Shukla’s voyage comes four decades after Indian astronaut Rakesh Sharma joined a Russian Soyuz spacecraft in 1984.
“What sets Shukla’s mission apart is its strategic importance,” the department added.
“Unlike the symbolic undertones of India’s first human spaceflight, this time the focus is on operational readiness and global integration.”
Shukla also trained in Russia, in 2020, along with three other astronaut hopefuls, at the Yuri Gagarin Cosmonaut Training Center — before further training at ISRO’s centre in the southern city of Bengaluru.
He has said the journey aboard the Axiom Mission 4 — and then the expected 14 days on the ISS — will provide “invaluable” lessons to bring back home.

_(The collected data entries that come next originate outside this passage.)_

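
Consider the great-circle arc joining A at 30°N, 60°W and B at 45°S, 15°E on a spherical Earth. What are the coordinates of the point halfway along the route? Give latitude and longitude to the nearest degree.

≈ 9°S, 27°W

From cos δ = sin φ₁ sin φ₂ + cos φ₁ cos φ₂ cos Δλ, the central angle is δ ≈ 1.767 rad (101.2°).
Interpolate at f = 1/2 with slerp weights a = sin((1−f)δ)/sin δ ≈ 0.788, b = sin(fδ)/sin δ ≈ 0.788.
p = a·p₁ + b·p₂ ≈ (0.880, -0.447, -0.163); φ = arcsin(p_z) ≈ -9.39°, λ = atan2(p_y, p_x) ≈ -26.93°.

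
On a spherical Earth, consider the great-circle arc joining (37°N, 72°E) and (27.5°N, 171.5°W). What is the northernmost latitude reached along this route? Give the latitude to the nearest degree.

≈ 51°N

The great circle lies in the plane with unit normal n̂ = (p₁ × p₂)/|p₁ × p₂|.
Here n̂_z ≈ +0.634; the vertex latitude is φ_max = arccos|n̂_z| ≈ 50.6°.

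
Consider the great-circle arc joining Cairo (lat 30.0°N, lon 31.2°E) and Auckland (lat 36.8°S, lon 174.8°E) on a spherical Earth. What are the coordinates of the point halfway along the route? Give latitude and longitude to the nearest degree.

≈ lat 11°S, lon 96°E

Write both endpoints as unit vectors p₁, p₂ with components (cos φ cos λ, cos φ sin λ, sin φ).
The central angle between the endpoints is δ = arccos(p₁·p₂) ≈ 2.602 rad (149.1°).
Interpolate at f = 1/2 with slerp weights a = sin((1−f)δ)/sin δ ≈ 1.874, b = sin(fδ)/sin δ ≈ 1.874.
p = a·p₁ + b·p₂ ≈ (-0.106, 0.977, -0.186); φ = arcsin(p_z) ≈ -10.70°, λ = atan2(p_y, p_x) ≈ 96.21°.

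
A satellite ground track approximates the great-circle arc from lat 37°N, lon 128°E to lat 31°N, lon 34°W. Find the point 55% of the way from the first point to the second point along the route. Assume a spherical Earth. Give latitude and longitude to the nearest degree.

≈ lat 74°N, lon 14°E

Convert each endpoint to a unit vector on the sphere (x = cos φ cos λ, y = cos φ sin λ, z = sin φ).
The central angle between the endpoints is δ = arccos(p₁·p₂) ≈ 1.919 rad (109.9°).
Interpolate at f = 0.55 with slerp weights a = sin((1−f)δ)/sin δ ≈ 0.809, b = sin(fδ)/sin δ ≈ 0.926.
p = a·p₁ + b·p₂ ≈ (0.260, 0.065, 0.963); φ = arcsin(p_z) ≈ 74.44°, λ = atan2(p_y, p_x) ≈ 14.07°.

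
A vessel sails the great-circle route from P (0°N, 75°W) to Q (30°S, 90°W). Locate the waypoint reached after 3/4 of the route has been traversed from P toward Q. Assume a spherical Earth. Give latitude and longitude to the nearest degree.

Convert each endpoint to a unit vector on the sphere (x = cos φ cos λ, y = cos φ sin λ, z = sin φ).
The central angle between the endpoints is δ = arccos(p₁·p₂) ≈ 0.580 rad (33.2°).
Interpolate at f = 3/4 with slerp weights a = sin((1−f)δ)/sin δ ≈ 0.264, b = sin(fδ)/sin δ ≈ 0.769.
p = a·p₁ + b·p₂ ≈ (0.068, -0.921, -0.384); φ = arcsin(p_z) ≈ -22.61°, λ = atan2(p_y, p_x) ≈ -85.76°.

≈ (23°S, 86°W)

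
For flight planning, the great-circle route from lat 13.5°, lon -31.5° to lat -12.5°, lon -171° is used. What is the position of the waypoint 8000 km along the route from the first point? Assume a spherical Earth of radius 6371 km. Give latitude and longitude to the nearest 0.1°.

The haversine formula gives a central angle δ ≈ 2.453 rad (140.6°) between the endpoints. The total great-circle distance is δ·R ≈ 2.453 × 6371 ≈ 15631 km, so the target fraction is f = 8000/15631 ≈ 0.512.
Interpolate at f ≈ 0.512 with slerp weights a = sin((1−f)δ)/sin δ ≈ 1.466, b = sin(fδ)/sin δ ≈ 1.497.
p = a·p₁ + b·p₂ ≈ (-0.228, -0.974, 0.018); φ = arcsin(p_z) ≈ 1.05°, λ = atan2(p_y, p_x) ≈ -103.18°.

≈ lat 1.0°, lon -103.2°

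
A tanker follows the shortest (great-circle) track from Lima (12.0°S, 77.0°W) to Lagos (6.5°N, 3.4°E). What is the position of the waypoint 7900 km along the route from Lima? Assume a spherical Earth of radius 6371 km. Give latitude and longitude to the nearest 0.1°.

Write both endpoints as unit vectors p₁, p₂ with components (cos φ cos λ, cos φ sin λ, sin φ).
The central angle between the endpoints is δ = arccos(p₁·p₂) ≈ 1.432 rad (82.0°). The total great-circle distance is δ·R ≈ 1.432 × 6371 ≈ 9122 km, so the target fraction is f = 7900/9122 ≈ 0.866.
Interpolate at f ≈ 0.866 with slerp weights a = sin((1−f)δ)/sin δ ≈ 0.192, b = sin(fδ)/sin δ ≈ 0.955.
p = a·p₁ + b·p₂ ≈ (0.990, -0.127, 0.068); φ = arcsin(p_z) ≈ 3.90°, λ = atan2(p_y, p_x) ≈ -7.32°.

≈ (3.9°N, 7.3°W)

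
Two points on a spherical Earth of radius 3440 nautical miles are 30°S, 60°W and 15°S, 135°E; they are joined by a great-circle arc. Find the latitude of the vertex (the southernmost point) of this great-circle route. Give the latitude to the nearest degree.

The great circle lies in the plane with unit normal n̂ = (p₁ × p₂)/|p₁ × p₂|.
Here n̂_z ≈ -0.295; the vertex latitude is φ_max = arccos|n̂_z| ≈ 72.9°.
Check via Clairaut: cos φ_max = |cos φ₁| · sin C = cos(30.0°)·sin(160.1°) ≈ 0.295, again giving ≈ 72.9°.

≈ 73°S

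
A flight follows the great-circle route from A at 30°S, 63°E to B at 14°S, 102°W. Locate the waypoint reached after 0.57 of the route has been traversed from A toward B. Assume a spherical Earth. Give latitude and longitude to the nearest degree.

≈ 65°S, 63°W

Convert each endpoint to a unit vector on the sphere (x = cos φ cos λ, y = cos φ sin λ, z = sin φ).
The central angle between the endpoints is δ = arccos(p₁·p₂) ≈ 2.333 rad (133.7°).
Interpolate at f = 0.57 with slerp weights a = sin((1−f)δ)/sin δ ≈ 1.166, b = sin(fδ)/sin δ ≈ 1.343.
p = a·p₁ + b·p₂ ≈ (0.188, -0.375, -0.908); φ = arcsin(p_z) ≈ -65.22°, λ = atan2(p_y, p_x) ≈ -63.42°.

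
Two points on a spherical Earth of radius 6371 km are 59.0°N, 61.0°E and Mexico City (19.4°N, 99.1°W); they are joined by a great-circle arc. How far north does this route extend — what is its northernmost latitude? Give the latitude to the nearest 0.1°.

The great circle lies in the plane with unit normal n̂ = (p₁ × p₂)/|p₁ × p₂|.
Here n̂_z ≈ -0.168; the vertex latitude is φ_max = arccos|n̂_z| ≈ 80.3°.
Check via Clairaut: cos φ_max = |cos φ₁| · sin C = cos(59.0°)·sin(19.0°) ≈ 0.168, again giving ≈ 80.3°.

≈ 80.3°N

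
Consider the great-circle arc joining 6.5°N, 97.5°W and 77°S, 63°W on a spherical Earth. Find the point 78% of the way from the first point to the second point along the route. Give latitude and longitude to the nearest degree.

The haversine formula gives a central angle δ ≈ 1.497 rad (85.8°) between the endpoints.
Interpolate at f = 0.78 with slerp weights a = sin((1−f)δ)/sin δ ≈ 0.324, b = sin(fδ)/sin δ ≈ 0.922.
p = a·p₁ + b·p₂ ≈ (0.052, -0.504, -0.862); φ = arcsin(p_z) ≈ -59.54°, λ = atan2(p_y, p_x) ≈ -84.10°.

≈ 60°S, 84°W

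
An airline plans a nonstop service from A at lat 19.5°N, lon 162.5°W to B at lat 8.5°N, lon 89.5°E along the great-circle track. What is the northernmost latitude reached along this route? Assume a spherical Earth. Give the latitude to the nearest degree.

The great circle lies in the plane with unit normal n̂ = (p₁ × p₂)/|p₁ × p₂|.
Here n̂_z ≈ -0.913; the vertex latitude is φ_max = arccos|n̂_z| ≈ 24.1°.
Check via Clairaut: cos φ_max = |cos φ₁| · sin C = cos(19.5°)·sin(75.6°) ≈ 0.913, again giving ≈ 24.1°.

≈ 24°N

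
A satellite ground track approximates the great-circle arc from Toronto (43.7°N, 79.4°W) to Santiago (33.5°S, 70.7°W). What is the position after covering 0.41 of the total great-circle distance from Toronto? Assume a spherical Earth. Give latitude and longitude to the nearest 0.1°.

Convert each endpoint to a unit vector on the sphere (x = cos φ cos λ, y = cos φ sin λ, z = sin φ).
The central angle between the endpoints is δ = arccos(p₁·p₂) ≈ 1.355 rad (77.6°).
Interpolate at f = 0.41 with slerp weights a = sin((1−f)δ)/sin δ ≈ 0.734, b = sin(fδ)/sin δ ≈ 0.540.
p = a·p₁ + b·p₂ ≈ (0.246, -0.946, 0.209); φ = arcsin(p_z) ≈ 12.07°, λ = atan2(p_y, p_x) ≈ -75.41°.

≈ 12.1°N, 75.4°W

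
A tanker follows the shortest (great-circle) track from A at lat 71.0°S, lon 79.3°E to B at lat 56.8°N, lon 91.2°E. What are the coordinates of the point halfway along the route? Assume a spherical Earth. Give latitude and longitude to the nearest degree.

Convert each endpoint to a unit vector on the sphere (x = cos φ cos λ, y = cos φ sin λ, z = sin φ).
The central angle between the endpoints is δ = arccos(p₁·p₂) ≈ 2.235 rad (128.1°).
Interpolate at f = 1/2 with slerp weights a = sin((1−f)δ)/sin δ ≈ 1.142, b = sin(fδ)/sin δ ≈ 1.142.
p = a·p₁ + b·p₂ ≈ (0.056, 0.991, -0.124); φ = arcsin(p_z) ≈ -7.14°, λ = atan2(p_y, p_x) ≈ 86.77°.

≈ lat 7°S, lon 87°E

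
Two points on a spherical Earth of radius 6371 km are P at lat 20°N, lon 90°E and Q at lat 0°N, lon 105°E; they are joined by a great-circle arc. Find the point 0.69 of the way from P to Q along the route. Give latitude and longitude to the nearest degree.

Write both endpoints as unit vectors p₁, p₂ with components (cos φ cos λ, cos φ sin λ, sin φ).
The central angle between the endpoints is δ = arccos(p₁·p₂) ≈ 0.433 rad (24.8°).
Interpolate at f = 0.69 with slerp weights a = sin((1−f)δ)/sin δ ≈ 0.319, b = sin(fδ)/sin δ ≈ 0.702.
p = a·p₁ + b·p₂ ≈ (-0.182, 0.977, 0.109); φ = arcsin(p_z) ≈ 6.26°, λ = atan2(p_y, p_x) ≈ 100.52°.

≈ lat 6°N, lon 101°E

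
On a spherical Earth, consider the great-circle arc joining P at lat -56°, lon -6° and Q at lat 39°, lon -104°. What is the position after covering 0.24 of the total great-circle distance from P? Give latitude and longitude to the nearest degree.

Convert each endpoint to a unit vector on the sphere (x = cos φ cos λ, y = cos φ sin λ, z = sin φ).
The central angle between the endpoints is δ = arccos(p₁·p₂) ≈ 2.192 rad (125.6°).
Interpolate at f = 0.24 with slerp weights a = sin((1−f)δ)/sin δ ≈ 1.224, b = sin(fδ)/sin δ ≈ 0.618.
p = a·p₁ + b·p₂ ≈ (0.565, -0.537, -0.626); φ = arcsin(p_z) ≈ -38.78°, λ = atan2(p_y, p_x) ≈ -43.57°.

≈ lat -39°, lon -44°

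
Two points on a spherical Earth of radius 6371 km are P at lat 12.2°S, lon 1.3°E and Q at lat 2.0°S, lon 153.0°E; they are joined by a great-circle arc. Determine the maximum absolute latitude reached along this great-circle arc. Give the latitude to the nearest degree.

≈ 28°S

The great circle lies in the plane with unit normal n̂ = (p₁ × p₂)/|p₁ × p₂|.
Here n̂_z ≈ +0.886; the vertex latitude is φ_max = arccos|n̂_z| ≈ 27.6°.
Check via Clairaut: cos φ_max = |cos φ₁| · sin C = cos(12.2°)·sin(114.9°) ≈ 0.886, again giving ≈ 27.6°.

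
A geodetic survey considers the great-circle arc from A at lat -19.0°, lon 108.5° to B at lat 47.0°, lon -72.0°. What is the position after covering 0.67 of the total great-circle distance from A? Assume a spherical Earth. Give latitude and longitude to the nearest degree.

The haversine formula gives a central angle δ ≈ 2.653 rad (152.0°) between the endpoints.
Interpolate at f = 0.67 with slerp weights a = sin((1−f)δ)/sin δ ≈ 1.635, b = sin(fδ)/sin δ ≈ 2.085.
p = a·p₁ + b·p₂ ≈ (-0.051, 0.114, 0.992); φ = arcsin(p_z) ≈ 82.80°, λ = atan2(p_y, p_x) ≈ 114.18°.

≈ lat 83°, lon 114°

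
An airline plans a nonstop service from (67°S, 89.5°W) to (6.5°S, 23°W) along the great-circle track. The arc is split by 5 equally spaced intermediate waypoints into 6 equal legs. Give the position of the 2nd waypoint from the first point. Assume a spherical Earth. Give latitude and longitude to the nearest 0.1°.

≈ (51.2°S, 50.0°W)

Write both endpoints as unit vectors p₁, p₂ with components (cos φ cos λ, cos φ sin λ, sin φ).
The central angle between the endpoints is δ = arccos(p₁·p₂) ≈ 1.309 rad (75.0°).
Interpolate at f = 2/6 with slerp weights a = sin((1−f)δ)/sin δ ≈ 0.793, b = sin(fδ)/sin δ ≈ 0.437.
p = a·p₁ + b·p₂ ≈ (0.403, -0.480, -0.780); φ = arcsin(p_z) ≈ -51.22°, λ = atan2(p_y, p_x) ≈ -49.98°.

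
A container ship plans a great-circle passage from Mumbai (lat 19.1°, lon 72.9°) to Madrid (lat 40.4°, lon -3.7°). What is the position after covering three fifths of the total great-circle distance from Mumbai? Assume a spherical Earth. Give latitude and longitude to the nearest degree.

≈ lat 38°, lon 31°

Write both endpoints as unit vectors p₁, p₂ with components (cos φ cos λ, cos φ sin λ, sin φ).
The central angle between the endpoints is δ = arccos(p₁·p₂) ≈ 1.182 rad (67.7°).
Interpolate at f = 3/5 with slerp weights a = sin((1−f)δ)/sin δ ≈ 0.492, b = sin(fδ)/sin δ ≈ 0.704.
p = a·p₁ + b·p₂ ≈ (0.672, 0.410, 0.617); φ = arcsin(p_z) ≈ 38.11°, λ = atan2(p_y, p_x) ≈ 31.40°.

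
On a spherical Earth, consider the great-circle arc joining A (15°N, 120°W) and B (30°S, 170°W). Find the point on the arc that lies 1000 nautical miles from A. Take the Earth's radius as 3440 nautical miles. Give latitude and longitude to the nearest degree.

≈ (3°N, 132°W)

Write both endpoints as unit vectors p₁, p₂ with components (cos φ cos λ, cos φ sin λ, sin φ).
The central angle between the endpoints is δ = arccos(p₁·p₂) ≈ 1.150 rad (65.9°). The total great-circle distance is δ·R ≈ 1.150 × 3440 ≈ 3957 nmi, so the target fraction is f = 1000/3957 ≈ 0.253.
Interpolate at f ≈ 0.253 with slerp weights a = sin((1−f)δ)/sin δ ≈ 0.830, b = sin(fδ)/sin δ ≈ 0.314.
p = a·p₁ + b·p₂ ≈ (-0.669, -0.741, 0.058); φ = arcsin(p_z) ≈ 3.31°, λ = atan2(p_y, p_x) ≈ -132.04°.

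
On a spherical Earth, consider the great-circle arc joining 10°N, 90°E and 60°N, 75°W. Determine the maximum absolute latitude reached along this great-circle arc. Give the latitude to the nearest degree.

≈ 82°N

The great circle lies in the plane with unit normal n̂ = (p₁ × p₂)/|p₁ × p₂|.
Here n̂_z ≈ -0.135; the vertex latitude is φ_max = arccos|n̂_z| ≈ 82.3°.
Check via Clairaut: cos φ_max = |cos φ₁| · sin C = cos(10.0°)·sin(7.9°) ≈ 0.135, again giving ≈ 82.3°.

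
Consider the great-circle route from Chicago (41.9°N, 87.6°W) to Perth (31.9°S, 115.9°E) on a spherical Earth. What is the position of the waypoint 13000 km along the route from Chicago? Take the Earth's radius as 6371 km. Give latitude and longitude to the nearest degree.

Convert each endpoint to a unit vector on the sphere (x = cos φ cos λ, y = cos φ sin λ, z = sin φ).
The central angle between the endpoints is δ = arccos(p₁·p₂) ≈ 2.772 rad (158.8°). The total great-circle distance is δ·R ≈ 2.772 × 6371 ≈ 17659 km, so the target fraction is f = 13000/17659 ≈ 0.736.
Interpolate at f ≈ 0.736 with slerp weights a = sin((1−f)δ)/sin δ ≈ 1.848, b = sin(fδ)/sin δ ≈ 2.467.
p = a·p₁ + b·p₂ ≈ (-0.857, 0.510, -0.070); φ = arcsin(p_z) ≈ -4.00°, λ = atan2(p_y, p_x) ≈ 149.25°.

≈ 4°S, 149°E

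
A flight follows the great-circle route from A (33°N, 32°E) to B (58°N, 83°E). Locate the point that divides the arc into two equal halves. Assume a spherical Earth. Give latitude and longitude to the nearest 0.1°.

≈ (48.3°N, 51.4°E)

Convert each endpoint to a unit vector on the sphere (x = cos φ cos λ, y = cos φ sin λ, z = sin φ).
The central angle between the endpoints is δ = arccos(p₁·p₂) ≈ 0.735 rad (42.1°).
Interpolate at f = 1/2 with slerp weights a = sin((1−f)δ)/sin δ ≈ 0.536, b = sin(fδ)/sin δ ≈ 0.536.
p = a·p₁ + b·p₂ ≈ (0.416, 0.520, 0.746); φ = arcsin(p_z) ≈ 48.26°, λ = atan2(p_y, p_x) ≈ 51.36°.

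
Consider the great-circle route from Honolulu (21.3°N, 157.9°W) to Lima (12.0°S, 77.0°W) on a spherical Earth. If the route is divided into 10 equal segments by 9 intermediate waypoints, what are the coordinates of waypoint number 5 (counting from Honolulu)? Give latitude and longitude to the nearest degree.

≈ 6°N, 116°W

From cos δ = sin φ₁ sin φ₂ + cos φ₁ cos φ₂ cos Δλ, the central angle is δ ≈ 1.502 rad (86.1°).
Interpolate at f = 5/10 with slerp weights a = sin((1−f)δ)/sin δ ≈ 0.684, b = sin(fδ)/sin δ ≈ 0.684.
p = a·p₁ + b·p₂ ≈ (-0.440, -0.892, 0.106); φ = arcsin(p_z) ≈ 6.10°, λ = atan2(p_y, p_x) ≈ -116.26°.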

Shukla joined the Indian Air Force as a fighter pilot on June 17, 2006, after clearing the NDA exam. Over nearly two decades, he has logged over 2,000 flying hours on several frontline aircraft, including the Sukhoi-30 MKI, MiG-21, MiG-29, Jaguar, Hawk, Dornier, and An-32, according to reports.

Shukla will be led by mission commander Peggy Whitson, a former NASA astronaut, and joined by European Space Agency project astronaut Slawosz Uznanski-Wisniewski of Poland, and Tibor Kapu of Hungary.
The son of a government ministry official from Lucknow in the northern state of Uttar Pradesh, Shukla is a veteran fighter pilot with experience flying Russian Sukhoi and MiG jets.
He has promised to perform yoga poses in the International Space Station (ISS).
If he is unable to fly on Tuesday, fellow Air Force pilot Group Captain Prasanth Balakrishnan Nair, 48, is expected to take his place.
India has flexed its ambitions over the last decade, with its space programme growing considerably in size and momentum, matching the achievements of established powers at a significantly lower price tag.
In August 2023, it became just the fourth nation to land an unmanned craft on the Moon after Russia, the United States, and China.
Waiting at home will be Shukla’s family, including his wife and son.
“I’ve been having goosebumps by just thinking that soon my brother will be in space,” his older sister Suchi, a school teacher, told the Times of India newspaper.